It’s the most acclaimed show of the year so far, but don’t expect FX’s “Shōgun” limited series to outstay its welcome.
Creators/showrunners Justin Marks and Rachel Kondo have adapted James Clavell’s 1,000-page novel into ten episodes with the first premiering a few weeks back to a very strong nine million streaming views globally in its first six days.
Praised highly for its cultural accuracy and rich world-building, the 17th century feudal Japan-set series starring and produced by Hiroyuki Sanada marks the second screen adaptation of the 1975 book following the 1980s miniseries with Richard Chamberlain and Toshiro Mifune.
These days, many shows are more than happy to string out their stories to cover several seasons.
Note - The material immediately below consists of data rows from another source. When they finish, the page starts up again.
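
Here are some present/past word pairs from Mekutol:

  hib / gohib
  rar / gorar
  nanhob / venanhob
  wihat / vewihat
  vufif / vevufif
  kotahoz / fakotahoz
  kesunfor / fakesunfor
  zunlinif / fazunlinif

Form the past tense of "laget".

hib and nanhob both end in -b yet inflect differently (gohib, venanhob), so the final letter is not what conditions the rule; the number of vowels is.
"laget" has 2 vowels. The stems with 2 vowels (nanhob → venanhob, wihat → vewihat, vufif → vevufif) add the prefix ve-.
The other patterns: stems with 1 vowel add the prefix go-; stems with 3 vowels add the prefix fa-.
So laget → velaget.

velaget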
That’s not the case here with the pair telling THR that one of the biggest draws on the project is that it ends satisfactorily. Marks says:
“We took the story to the end of the book and put a period at the end of that sentence. We love how the book ends; it was one of the reasons why we both knew we wanted to do it – and we ended in exactly that place.
I’ve been party to this in the past with shows like this, where you build a whole factory, and it only pumps out ten cars and closes up shop. It’s a bummer.
You know, one of our producers wrote a nearly 900-page instruction manual for how we do this show – almost as long as the book Shōgun itself. All of this infrastructural knowledge went into it.
I just hope someone else – maybe a friend – needs a production primer on feudal Japan at some point, so I can be like, ‘Here you go, use this book. That will save you 11 months.’”
The book itself was one of six novels Clavell wrote which is dubbed his Asian saga. Though the third of the six published, it’s the first chronologically. The second is “Tai-Pan,” which tells a new story over two centuries later. It unfolds in Hong Kong in 1842 at the end of the First Opium War when the British seized the island.